SWIMFAN | My Sara-is-Charles theory is starting to look pretty thin right about now, but fortunately for my ego, my other theory — about Sara and Emily getting their flirt on — appears to be proceeding as predicted. They even shared a moonlight dip, very reminiscent of Emily and Paige’s synchronized night swim from Season 3. Should we start taking bets on when one of the girls will make a first move? (I’m choosing to ignore the potential weirdness with Sara on the roof, but only because I really want Emily to be happy.)
‘WE [ARE] ON A BREAK!’ | But as one Rosewood couple is coming together, another is quickly being torn apart. Yes, friends, Hanna officially told Caleb she needs some “space” after learning that he’d placed a tracker on her car, the latest in a series of overprotective moves that left her feeling suffocated. If I may speak directly to Hanna for a moment… Girl, what are you doing? I know Charles put you through hell, but do you really think kicking this out of bed will help? I mean. I just. Please reconsider.

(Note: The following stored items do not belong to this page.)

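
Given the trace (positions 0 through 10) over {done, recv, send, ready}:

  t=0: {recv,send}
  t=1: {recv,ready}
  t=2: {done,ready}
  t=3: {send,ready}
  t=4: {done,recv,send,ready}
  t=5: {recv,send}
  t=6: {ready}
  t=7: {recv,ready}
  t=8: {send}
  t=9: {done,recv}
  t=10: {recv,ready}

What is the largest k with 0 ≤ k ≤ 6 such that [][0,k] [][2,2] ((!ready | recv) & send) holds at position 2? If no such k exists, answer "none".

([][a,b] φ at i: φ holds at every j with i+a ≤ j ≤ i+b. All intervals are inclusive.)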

PICTURE THIS | In addition to learning the twisted origin of Aria’s new haircut — Charles apparently chopped it off, Jan Brady-style, after she refused to color it — we also saw the origin of a potential new relationship. Aria thought she’d suffocate in the darkroom after Charles/”A” locked her inside, but in true PLL fashion, a handsome stranger named Clark showed up just in time to save the day. (Disclaimer: I know I’m guilty of immediately thrusting characters into romantic connections, but with this show, I think I’ve earned that right.)